Was that a wink? Surely not…
Jack hurried into the bathroom to revel in the warm water. The copper tub was warm and the room steamy, the water nearly clean. He lowered himself into it and soaked away the aches and the filth, and spent a long time getting his nails clean, using up lots and lots of soap.
When he emerged, he found Adrienne sitting there fuming, a bathing cap on her head. "You needn't have taken all day. I want to have a bath too, while the boiler's still hot!"
He opened his mouth, shut it again. It wasn't still hot. They would have to heat more water. But just then Matt came indoors, dusting his hands off. "We're up to temperature, ma'am. You're all set."
He stopped at the sight of Jack, and a slow smile spread across his face. "Hello." His eyes were just slightly hooded now, and he looked at Jack, a quick, interested up-and-down look that seemed to take in his whole shape with appreciation. For a moment, Jack felt as if he was wearing less than nothing. Maybe he should've put his shirt on before emerging from the bathroom. He often forgot about modesty, even though Adrienne scolded him sometimes for being so rude as to walk around without a shirt on.
She harrumphed her way into the bathroom, shutting the door hard. Matt stood there with that half-smile on his face, just watching Jack. "Hello," he said again.
Jack nodded, feeling confused, and then prickly, and then sort of hot inside. Oh. Oh.
That couldn't be, could it? Matt thought he was good-looking? Attractive? He carried his dirty clothes to the laundry room.
"I'll see you tomorrow?" called Matt after him, raising his voice slightly, as if he wanted to come after Jack and talk to him more.
"Unless you get fired overnight," said Jack, relishing the thought for one wicked moment, and then regretfully giving it up. Matt was here to stay, he was almost certain of it. But that might not be a completely bad thing. Confusing, maybe. But not bad…

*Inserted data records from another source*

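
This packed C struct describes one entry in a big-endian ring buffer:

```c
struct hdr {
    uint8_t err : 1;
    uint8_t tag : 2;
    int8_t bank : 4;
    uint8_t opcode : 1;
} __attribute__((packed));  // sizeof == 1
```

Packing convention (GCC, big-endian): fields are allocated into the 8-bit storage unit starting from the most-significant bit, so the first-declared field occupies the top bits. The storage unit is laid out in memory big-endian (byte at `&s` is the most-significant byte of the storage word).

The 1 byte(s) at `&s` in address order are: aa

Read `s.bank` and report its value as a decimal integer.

[0]=0xaa (big-endian) → word 0xaa
err:1 @ bit 7 → (0xaa>>7)&0x1 = 0x1
tag:2 @ bit 5 → (0xaa>>5)&0x3 = 0x1
bank:4 @ bit 1 → (0xaa>>1)&0xf = 0x5  ←
opcode:1 @ bit 0 → (0xaa>>0)&0x1 = 0x0
bank signed 4b, MSB=0: value = 5

5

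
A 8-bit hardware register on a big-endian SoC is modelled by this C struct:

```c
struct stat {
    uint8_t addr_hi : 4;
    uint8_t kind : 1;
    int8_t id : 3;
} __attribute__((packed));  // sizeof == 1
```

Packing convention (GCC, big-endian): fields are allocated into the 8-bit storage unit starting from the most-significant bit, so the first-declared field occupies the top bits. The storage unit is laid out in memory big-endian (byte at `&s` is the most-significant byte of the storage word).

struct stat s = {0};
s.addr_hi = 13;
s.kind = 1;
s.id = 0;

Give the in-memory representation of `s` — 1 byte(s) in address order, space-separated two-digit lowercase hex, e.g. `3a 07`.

d8

[4+:4] addr_hi=13 & 0xf = 0xd; word=0xd0
[3+:1] kind=1 & 0x1 = 0x1; word=0xd8
[0+:3] id=0 & 0x7 = 0x0; word=0xd8
word = 0xd8 → big-endian bytes:
  [0]=0xd8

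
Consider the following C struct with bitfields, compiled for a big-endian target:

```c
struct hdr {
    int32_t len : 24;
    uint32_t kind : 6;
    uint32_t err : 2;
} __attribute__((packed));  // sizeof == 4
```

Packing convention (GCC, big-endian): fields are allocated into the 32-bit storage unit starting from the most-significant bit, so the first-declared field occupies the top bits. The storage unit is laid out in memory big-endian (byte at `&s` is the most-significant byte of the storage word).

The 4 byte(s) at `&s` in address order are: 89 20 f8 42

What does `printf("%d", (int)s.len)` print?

[0]=0x89 [1]=0x20 [2]=0xf8 [3]=0x42 (big-endian) → word 0x8920f842
len [8+:24] = (word>>8) & 0xffffff = 8986872  ←
kind [2+:6] = (word>>2) & 0x3f = 16
err [0+:2] = (word>>0) & 0x3 = 2
len signed 24b, MSB=1: 8986872 - 16777216 = -7790344

-7790344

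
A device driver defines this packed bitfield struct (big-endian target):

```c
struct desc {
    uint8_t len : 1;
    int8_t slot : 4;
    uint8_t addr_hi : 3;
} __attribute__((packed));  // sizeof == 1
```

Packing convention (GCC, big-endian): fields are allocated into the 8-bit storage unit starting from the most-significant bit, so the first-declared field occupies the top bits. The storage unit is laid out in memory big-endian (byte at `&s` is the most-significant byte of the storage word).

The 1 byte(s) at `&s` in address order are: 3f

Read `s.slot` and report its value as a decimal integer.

7

[0]=0x3f (big-endian) → word 0x3f
len [7+:1] = (word>>7) & 0x1 = 0
slot [3+:4] = (word>>3) & 0xf = 7  ←
addr_hi [0+:3] = (word>>0) & 0x7 = 7
slot signed 4b, MSB=0: value = 7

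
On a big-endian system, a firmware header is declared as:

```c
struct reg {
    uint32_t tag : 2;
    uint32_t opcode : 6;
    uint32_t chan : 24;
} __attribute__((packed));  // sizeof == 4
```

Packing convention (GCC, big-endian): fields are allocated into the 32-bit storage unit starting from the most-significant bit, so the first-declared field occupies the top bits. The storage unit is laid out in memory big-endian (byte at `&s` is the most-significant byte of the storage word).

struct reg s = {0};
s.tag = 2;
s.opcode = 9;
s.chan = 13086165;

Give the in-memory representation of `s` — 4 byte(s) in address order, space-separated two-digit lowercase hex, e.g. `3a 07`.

89 c7 ad d5

tag (2b) val=2 bits=0x2 at bit 30: 0x80000000
opcode (6b) val=9 bits=0x9 at bit 24: 0x89000000
chan (24b) val=13086165 bits=0xc7add5 at bit 0: 0x89c7add5
word = 0x89c7add5 → big-endian bytes:
  [0]=0x89  [1]=0xc7  [2]=0xad  [3]=0xd5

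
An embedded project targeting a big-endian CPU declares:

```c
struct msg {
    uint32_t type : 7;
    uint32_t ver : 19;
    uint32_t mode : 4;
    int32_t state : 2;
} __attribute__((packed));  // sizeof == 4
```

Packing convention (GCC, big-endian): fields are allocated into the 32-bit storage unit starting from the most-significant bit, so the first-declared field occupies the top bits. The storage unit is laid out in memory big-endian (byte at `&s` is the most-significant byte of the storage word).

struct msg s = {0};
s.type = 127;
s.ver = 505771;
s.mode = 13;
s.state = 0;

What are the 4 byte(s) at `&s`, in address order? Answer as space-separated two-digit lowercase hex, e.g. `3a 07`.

ff ed ea f4

type (7b) val=127 bits=0x7f at bit 25: 0xfe000000
ver (19b) val=505771 bits=0x7b7ab at bit 6: 0xffedeac0
mode (4b) val=13 bits=0xd at bit 2: 0xffedeaf4
state (2b) val=0 bits=0x0 at bit 0: 0xffedeaf4
word = 0xffedeaf4 → big-endian bytes:
  [0]=0xff  [1]=0xed  [2]=0xea  [3]=0xf4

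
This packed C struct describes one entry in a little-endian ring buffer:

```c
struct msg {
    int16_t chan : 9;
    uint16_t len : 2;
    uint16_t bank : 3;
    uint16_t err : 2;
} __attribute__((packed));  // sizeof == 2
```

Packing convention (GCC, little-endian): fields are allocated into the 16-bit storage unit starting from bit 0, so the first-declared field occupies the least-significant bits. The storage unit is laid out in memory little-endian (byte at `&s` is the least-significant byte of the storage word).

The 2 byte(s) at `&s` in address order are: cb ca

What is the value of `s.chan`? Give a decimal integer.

203

[0]=0xcb [1]=0xca (little-endian) → word 0xcacb
chan [0+:9] = (word>>0) & 0x1ff = 203  ←
len [9+:2] = (word>>9) & 0x3 = 1
bank [11+:3] = (word>>11) & 0x7 = 1
err [14+:2] = (word>>14) & 0x3 = 3
chan signed 9b, MSB=0: value = 203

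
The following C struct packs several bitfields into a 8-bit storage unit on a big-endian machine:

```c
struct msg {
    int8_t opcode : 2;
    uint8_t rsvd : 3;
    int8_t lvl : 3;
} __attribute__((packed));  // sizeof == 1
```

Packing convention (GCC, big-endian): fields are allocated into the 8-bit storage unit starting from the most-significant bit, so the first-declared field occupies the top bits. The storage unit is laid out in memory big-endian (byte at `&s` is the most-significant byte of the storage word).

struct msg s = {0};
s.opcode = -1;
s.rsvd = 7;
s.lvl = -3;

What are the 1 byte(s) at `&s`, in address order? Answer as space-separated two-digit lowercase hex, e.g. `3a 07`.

fd

[6+:2] opcode=-1 & 0x3 = 0x3; word=0xc0
[3+:3] rsvd=7 & 0x7 = 0x7; word=0xf8
[0+:3] lvl=-3 & 0x7 = 0x5; word=0xfd
word = 0xfd → big-endian bytes:
  [0]=0xfd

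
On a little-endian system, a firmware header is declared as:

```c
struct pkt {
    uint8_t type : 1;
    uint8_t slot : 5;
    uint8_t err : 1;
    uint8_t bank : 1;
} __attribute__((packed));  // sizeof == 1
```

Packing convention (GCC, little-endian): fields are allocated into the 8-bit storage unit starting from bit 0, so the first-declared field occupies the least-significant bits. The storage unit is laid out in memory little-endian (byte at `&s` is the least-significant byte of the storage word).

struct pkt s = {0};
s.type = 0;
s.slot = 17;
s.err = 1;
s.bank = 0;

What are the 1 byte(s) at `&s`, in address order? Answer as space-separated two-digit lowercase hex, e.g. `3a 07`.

type:1 = 0 → 0x0 << 0 → word 0x00
slot:5 = 17 → 0x11 << 1 → word 0x22
err:1 = 1 → 0x1 << 6 → word 0x62
bank:1 = 0 → 0x0 << 7 → word 0x62
word = 0x62 → little-endian bytes:
  [0]=0x62

62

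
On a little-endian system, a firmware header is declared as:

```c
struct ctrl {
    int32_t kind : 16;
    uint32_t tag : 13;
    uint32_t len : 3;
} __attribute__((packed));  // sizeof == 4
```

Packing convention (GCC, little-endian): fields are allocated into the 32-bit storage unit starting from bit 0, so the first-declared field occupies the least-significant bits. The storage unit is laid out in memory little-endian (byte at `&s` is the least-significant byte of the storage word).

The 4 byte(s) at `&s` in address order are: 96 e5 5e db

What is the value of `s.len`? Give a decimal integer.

[0]=0x96 [1]=0xe5 [2]=0x5e [3]=0xdb (little-endian) → word 0xdb5ee596
kind [0+:16] = (word>>0) & 0xffff = 58774
tag [16+:13] = (word>>16) & 0x1fff = 7006
len [29+:3] = (word>>29) & 0x7 = 6  ←

6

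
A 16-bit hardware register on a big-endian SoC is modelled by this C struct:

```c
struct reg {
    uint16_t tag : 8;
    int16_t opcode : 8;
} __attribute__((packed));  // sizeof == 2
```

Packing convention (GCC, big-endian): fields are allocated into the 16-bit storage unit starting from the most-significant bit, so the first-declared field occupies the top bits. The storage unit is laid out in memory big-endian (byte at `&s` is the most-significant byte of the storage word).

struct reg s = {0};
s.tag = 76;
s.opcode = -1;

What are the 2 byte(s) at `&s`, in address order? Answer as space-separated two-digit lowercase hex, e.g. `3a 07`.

[8+:8] tag=76 & 0xff = 0x4c; word=0x4c00
[0+:8] opcode=-1 & 0xff = 0xff; word=0x4cff
word = 0x4cff → big-endian bytes:
  [0]=0x4c  [1]=0xff

4c ff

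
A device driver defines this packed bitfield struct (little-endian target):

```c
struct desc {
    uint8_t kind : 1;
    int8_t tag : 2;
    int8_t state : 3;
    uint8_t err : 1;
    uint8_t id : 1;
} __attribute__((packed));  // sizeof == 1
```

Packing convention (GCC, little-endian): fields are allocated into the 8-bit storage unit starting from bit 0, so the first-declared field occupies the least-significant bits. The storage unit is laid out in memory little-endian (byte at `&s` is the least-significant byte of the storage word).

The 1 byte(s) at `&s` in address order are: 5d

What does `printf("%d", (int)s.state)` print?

[0]=0x5d (little-endian) → word 0x5d
kind:1 @ bit 0 → (0x5d>>0)&0x1 = 0x1
tag:2 @ bit 1 → (0x5d>>1)&0x3 = 0x2
state:3 @ bit 3 → (0x5d>>3)&0x7 = 0x3  ←
err:1 @ bit 6 → (0x5d>>6)&0x1 = 0x1
id:1 @ bit 7 → (0x5d>>7)&0x1 = 0x0
state signed 3b, MSB=0: value = 3

3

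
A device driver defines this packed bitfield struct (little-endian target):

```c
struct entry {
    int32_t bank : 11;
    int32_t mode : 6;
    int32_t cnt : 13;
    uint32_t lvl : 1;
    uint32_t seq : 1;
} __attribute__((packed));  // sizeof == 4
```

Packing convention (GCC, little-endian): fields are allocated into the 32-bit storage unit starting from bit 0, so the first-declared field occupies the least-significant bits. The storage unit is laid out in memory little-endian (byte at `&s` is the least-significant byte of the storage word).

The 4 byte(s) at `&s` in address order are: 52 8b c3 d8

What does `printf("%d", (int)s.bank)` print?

850

[0]=0x52 [1]=0x8b [2]=0xc3 [3]=0xd8 (little-endian) → word 0xd8c38b52
bank [0+:11] = (word>>0) & 0x7ff = 850  ←
mode [11+:6] = (word>>11) & 0x3f = 49
cnt [17+:13] = (word>>17) & 0x1fff = 3169
lvl [30+:1] = (word>>30) & 0x1 = 1
seq [31+:1] = (word>>31) & 0x1 = 1
bank signed 11b, MSB=0: value = 850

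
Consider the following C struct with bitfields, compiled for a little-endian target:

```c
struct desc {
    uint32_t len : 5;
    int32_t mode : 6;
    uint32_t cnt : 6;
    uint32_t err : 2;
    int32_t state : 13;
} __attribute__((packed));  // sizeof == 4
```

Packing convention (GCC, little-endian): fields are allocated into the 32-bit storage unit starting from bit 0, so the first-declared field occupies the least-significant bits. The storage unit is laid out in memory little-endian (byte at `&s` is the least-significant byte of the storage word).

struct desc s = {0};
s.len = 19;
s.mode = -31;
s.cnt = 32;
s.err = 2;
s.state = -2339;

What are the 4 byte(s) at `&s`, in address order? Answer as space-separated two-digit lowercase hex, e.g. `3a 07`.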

A quiet knock roused Jack. He stirred slightly on his cot, which creaked under him. It was a thin mattress, comfortably worn. He folded an old quilt over it to cover the barer spots. "Mm. Yes?" He pushed the blanket down and squinted over it to…Matt.
Jack woke up quickly at the sight. Matt stood in the doorway of the laundry room, a careful, surprised—even slightly shocked—look on his face. He was looking around, and trying not to stare at Jack.
"What is it?" For some reason he wanted to pull the covers higher and burrow down like a rabbit in a hole. He didn't want Matt looking like that—appalled. It wasn't so bad a place to sleep, was it? The cot creaked a little, even though he'd barely done more than breathe. He'd learned to be very still when he slept, so as not to make too much noise or fall out of bed.
"You sleep here." Matt's voice was flat, angry. He shook himself, and walked over to Jack, his steps long and confident. His eyes were glittering and hard. "Never mind. I wanted to ask you if I could play baseball with you tonight, if there's a game."
He grimaced. He didn't want to think about baseball. "There probably won't be a game till later this week." At least not one they want me at.